I’ve got you kid. I’ve got you through everything. If you kill someone, I’ll help you bury that body!

Joking! Don’t ever hurt anyone, ever. Daddy won’t like it.

As much as I tell you off, I’ll always be that person who stands in front of you to protect you from anything.

I’ve got you; because I want you to enjoy your childhood and everything after.

Last radiation dose

Whooohooo!

She’s done it!

Completed radiation.

We have had the best visits this week. Aunty Pinar turned up (with a wooden toaster!). Thankfully she got to stay with us for a good few hours and was with us when we put Daya down for radiation and the above was taken when Daya came back from her scan.

Now it’s been a tough few days…and the lady below, let’s call her ‘Nurse N’, came to show us love at just the right time. We are all intricately woven into the same fabric. I joined a Twins group in our local area. I never got to the playgroups nor did I get to meet other families with twins through this group. My life has clearly gone off on a tangent. This lady is part of that group and she is also a nurse in our hospital. She reads the blog and recognised where we were. She showed up with Peppa pig gifts, an awesome card and a lot of love. Come back because I need to hug you and chat properly!

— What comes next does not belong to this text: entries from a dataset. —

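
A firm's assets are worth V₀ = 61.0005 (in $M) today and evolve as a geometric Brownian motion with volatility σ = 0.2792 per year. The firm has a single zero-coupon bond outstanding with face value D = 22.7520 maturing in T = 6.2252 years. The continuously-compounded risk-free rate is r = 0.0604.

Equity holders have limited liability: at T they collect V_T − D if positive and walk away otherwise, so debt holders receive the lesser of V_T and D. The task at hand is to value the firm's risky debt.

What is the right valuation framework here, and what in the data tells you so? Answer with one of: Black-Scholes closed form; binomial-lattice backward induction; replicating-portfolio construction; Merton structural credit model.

Key observation: the data describe a firm's assets (V₀ = 61.0005, GBM) and a single zero-coupon debt of face 22.7520, so credit quantities follow from equity-as-call in the structural model.

framework: Merton structural credit model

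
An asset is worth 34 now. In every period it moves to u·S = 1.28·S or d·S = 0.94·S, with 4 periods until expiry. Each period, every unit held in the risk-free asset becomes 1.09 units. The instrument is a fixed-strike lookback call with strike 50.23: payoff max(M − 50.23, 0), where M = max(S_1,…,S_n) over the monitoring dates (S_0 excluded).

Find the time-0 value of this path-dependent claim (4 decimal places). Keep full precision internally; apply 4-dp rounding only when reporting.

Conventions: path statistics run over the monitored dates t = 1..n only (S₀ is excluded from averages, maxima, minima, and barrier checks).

price = 3.9500

Risk-neutral up-probability p* = (R−d)/(u−d) = (1.09−0.94)/(1.28−0.94) = 0.4412; the claim prices as the p*-weighted sum of path payoffs discounted by R^4.
Enumerate all 2^4 = 16 price paths (U = up ×1.28, D = down ×0.94); each path with k up-moves has probability p*^k·(1−p*)^(4−k).
DDDD: M=31.9600, payoff=0.0000, prob=0.097521
UDDD: M=43.5200, payoff=0.0000, prob=0.076990
DUDD: M=40.9088, payoff=0.0000, prob=0.076990
UUDD: M=55.7056, payoff=5.4756, prob=0.060782
DDUD: M=38.4543, payoff=0.0000, prob=0.076990
UDUD: M=52.3633, payoff=2.1333, prob=0.060782
DUUD: M=52.3633, payoff=2.1333, prob=0.060782
UUUD: M=71.3032, payoff=21.0732, prob=0.047986
DDDU: M=36.1470, payoff=0.0000, prob=0.076990
UDDU: M=49.2215, payoff=0.0000, prob=0.060782
DUDU: M=49.2215, payoff=0.0000, prob=0.060782
UUDU: M=67.0250, payoff=16.7950, prob=0.047986
DDUU: M=49.2215, payoff=0.0000, prob=0.060782
UDUU: M=67.0250, payoff=16.7950, prob=0.047986
DUUU: M=67.0250, payoff=16.7950, prob=0.047986
UUUU: M=91.2681, payoff=41.0381, prob=0.037883
Price = Σ prob·payoff / R^4 = 5.575773 / 1.411582 = 3.9500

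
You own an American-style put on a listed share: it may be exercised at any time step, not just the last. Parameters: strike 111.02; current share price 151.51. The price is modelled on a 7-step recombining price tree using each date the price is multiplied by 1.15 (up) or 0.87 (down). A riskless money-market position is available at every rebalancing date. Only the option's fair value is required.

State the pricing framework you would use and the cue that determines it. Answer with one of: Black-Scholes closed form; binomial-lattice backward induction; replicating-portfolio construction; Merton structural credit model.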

The world is a small place. There is love and we are all connected in some way.

She really lifted the mood at a chaotic time.

I think I love her…

Two thirds

Chemotherapy destroys your body. The good cells and the bad cells. It destroys everything; as we saw during High Dose. Her skin peeled off, her nails fell off, her gut lining came out, her teeth are damaged and her insides are damaged too.

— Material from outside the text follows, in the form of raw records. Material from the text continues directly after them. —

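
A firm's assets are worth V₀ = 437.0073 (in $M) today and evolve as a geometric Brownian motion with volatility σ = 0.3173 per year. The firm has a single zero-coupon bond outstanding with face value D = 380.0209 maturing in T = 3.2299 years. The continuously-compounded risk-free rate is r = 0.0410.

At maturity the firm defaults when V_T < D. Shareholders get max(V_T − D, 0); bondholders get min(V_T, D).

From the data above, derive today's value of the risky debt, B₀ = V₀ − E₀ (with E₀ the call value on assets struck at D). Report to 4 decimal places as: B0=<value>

B0=289.2186

Work the structural quantities from V₀ = 437.0073 against face 380.0209:
d₁ = [ln(V₀/D) + (r + σ²/2)T] / (σ√T)
   = [ln(437.0073/380.0209) + (0.0410 + 0.5·0.3173²)·3.2299] / (0.3173·√3.2299)
   = [0.139724 + 0.295018] / 0.570249 = 0.762371
d₂ = d₁ − σ√T = 0.762371 − 0.570249 = 0.192122
N(d₁) = 0.777081,  N(d₂) = 0.576177,  e^(−rT) = 0.875968
E₀ = V₀·N(d₁) − D·e^(−rT)·N(d₂)
   = 437.0073·0.777081 − 380.0209·0.875968·0.576177 = 147.788750
B₀ = V₀ − E₀ = 437.0073 − 147.788750 = 289.218550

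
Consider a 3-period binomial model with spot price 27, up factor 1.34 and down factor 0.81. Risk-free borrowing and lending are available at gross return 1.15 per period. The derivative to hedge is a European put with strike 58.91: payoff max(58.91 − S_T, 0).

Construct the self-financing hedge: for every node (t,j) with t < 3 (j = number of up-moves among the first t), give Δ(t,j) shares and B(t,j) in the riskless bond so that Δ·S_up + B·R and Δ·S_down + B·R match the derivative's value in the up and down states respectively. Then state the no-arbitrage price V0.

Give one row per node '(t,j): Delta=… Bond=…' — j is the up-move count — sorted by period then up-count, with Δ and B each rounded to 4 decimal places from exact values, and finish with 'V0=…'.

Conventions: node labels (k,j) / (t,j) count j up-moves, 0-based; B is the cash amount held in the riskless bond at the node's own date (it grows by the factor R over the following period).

(0,0): Delta=-0.8683 Bond=36.2304
(1,0): Delta=-1.0000 Bond=44.5444
(1,1): Delta=-0.8239 Bond=40.0558
(2,0): Delta=-1.0000 Bond=51.2261
(2,1): Delta=-1.0000 Bond=51.2261
(2,2): Delta=-0.7644 Bond=43.1795
V0=12.7853

The replicating-portfolio and risk-neutral prices coincide; use p* = (1.15−0.81)/(1.34−0.81) = 0.6415 for the latter.
Terminal payoffs: V(3,0)=44.5611, V(3,1)=35.1723, V(3,2)=19.6402, V(3,3)=0.0000
(2,0): S=17.7147. Δ = (V_up−V_dn)/(S_up−S_dn) = (35.1723−44.5611)/(23.7377−14.3489) = -1.0000. V = [p*·35.1723 + (1−p*)·44.5611]/1.15 = 33.5114. B = V − Δ·S = 51.2261.
(2,1): S=29.3058. Δ = (V_up−V_dn)/(S_up−S_dn) = (19.6402−35.1723)/(39.2698−23.7377) = -1.0000. V = [p*·19.6402 + (1−p*)·35.1723]/1.15 = 21.9203. B = V − Δ·S = 51.2261.
(2,2): S=48.4812. Δ = (V_up−V_dn)/(S_up−S_dn) = (0.0000−19.6402)/(64.9648−39.2698) = -0.7644. V = [p*·0.0000 + (1−p*)·19.6402]/1.15 = 6.1225. B = V − Δ·S = 43.1795.
(1,0): S=21.8700. Δ = (V_up−V_dn)/(S_up−S_dn) = (21.9203−33.5114)/(29.3058−17.7147) = -1.0000. V = [p*·21.9203 + (1−p*)·33.5114]/1.15 = 22.6744. B = V − Δ·S = 44.5444.
(1,1): S=36.1800. Δ = (V_up−V_dn)/(S_up−S_dn) = (6.1225−21.9203)/(48.4812−29.3058) = -0.8239. V = [p*·6.1225 + (1−p*)·21.9203]/1.15 = 10.2486. B = V − Δ·S = 40.0558.
(0,0): S=27.0000. Δ = (V_up−V_dn)/(S_up−S_dn) = (10.2486−22.6744)/(36.1800−21.8700) = -0.8683. V = [p*·10.2486 + (1−p*)·22.6744]/1.15 = 12.7853. B = V − Δ·S = 36.2304.
Check: Δ(0,0)·S0 + B(0,0) = 12.7853 = V0.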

I’ve never seen someone put through so much and to be so relentlessly battered. I don’t think I’ll ever forget much of what I’ve seen although I’m trying to. However, she is the one that actually had to endure it all.

She’s known nothing else. She has spent over two thirds of her life fighting this disease. This cancer is awful.

She’s had no choice. Nor have we.

“The encouraging thing is that every time you meet a situation, though you may think at the impossibility and you go through the tortures of the damned, once you have met it and lived through it you find that forever after you are freer than you ever were before. If you can live through that you can live through anything.

You gain strength, courage, and confidence by every experience in which you stop to look fear in the face. You are able to say to yourself, `I lived through this horror. I can take the next thing that comes along.’ The danger lies in refusing to face the fear, in not daring to come to grips with it.

If you fail anywhere along the line, it will take away your confidence. You must make yourself succeed every time. You must do the thing you think you cannot do.”

– Eleanor Roosevelt, You Learn By Living (1960)

Make more fear filled choices. Live a life uncommon.